Due to the prevalence of cervical spondylosis, positional compression of the vertebral artery most often occurs in the subaxial cervical spine. Degenerative ossification of the uncinate process results in osteophytes which, when enlarged posterolaterally, may impinge upon the vertebral artery as it courses through the foramen transversarium. Decompression of these osteophytes can be readily achieved through the standard anterior transcervical approach previously described and illustrated by Vilela et al. 3. Intraoperative assessment of arterial flow restoration confirms definitively that the decompression is adequate and allows for further bony or soft tissue resection if flow remains limited.

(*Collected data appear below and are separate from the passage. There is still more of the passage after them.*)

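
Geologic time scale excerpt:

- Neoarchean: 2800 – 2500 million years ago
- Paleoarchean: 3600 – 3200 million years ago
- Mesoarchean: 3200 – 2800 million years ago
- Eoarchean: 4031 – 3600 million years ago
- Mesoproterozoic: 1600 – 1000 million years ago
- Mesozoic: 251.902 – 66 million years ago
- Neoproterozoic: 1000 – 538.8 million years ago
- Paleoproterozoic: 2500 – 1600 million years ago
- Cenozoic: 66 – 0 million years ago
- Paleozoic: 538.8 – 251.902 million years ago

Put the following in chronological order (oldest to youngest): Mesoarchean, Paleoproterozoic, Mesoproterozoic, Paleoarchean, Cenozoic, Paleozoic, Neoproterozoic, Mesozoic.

Paleoarchean, then Mesoarchean, then Paleoproterozoic, then Mesoproterozoic, then Neoproterozoic, then Paleozoic, then Mesozoic, then Cenozoic

Read off each span (Ma): Mesoarchean 3200–2800; Paleoproterozoic 2500–1600; Mesoproterozoic 1600–1000; Paleoarchean 3600–3200; Cenozoic 66–0; Paleozoic 538.8–251.902; Neoproterozoic 1000–538.8; Mesozoic 251.902–66.
Larger Ma is older, so oldest→youngest is Paleoarchean, Mesoarchean, Paleoproterozoic, Mesoproterozoic, Neoproterozoic, Paleozoic, Mesozoic, Cenozoic.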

While intraoperative ultrasonography is commonly used to achieve this goal, the use of IOA for the treatment of BHS has only been reported once before 4.

While a direct comparison of the two methods is currently unavailable, IOA may carry distinct advantages, including visualization of the affected arterial segment and the ability to evaluate unexposed portions of the artery. The additional risks incurred by the use of IOA are not negligible although compared to the reported complication rate in intracranial aneurysm surgery, the risk of adverse events should theoretically be lower for catheterization of a more proximal, larger diameter vessel such as the vertebral artery 5. Ultimately, we believe IOA is an effective adjunct which may prevent overaggressive vertebral artery decompression thereby minimizing potential operative and postoperative complications.

Conclusion

There is a paucity of literature describing the utility of IOA in the surgical management of bow hunter's syndrome (BHS). This case reinforces the unrivaled ability of IOA to assess flow restoration following vertebral artery decompression for BHS. We stress the importance of collaboration between neurosurgeons and neurointerventionalists when encountering cerebrovascular pathology, especially when its manifestation is rare.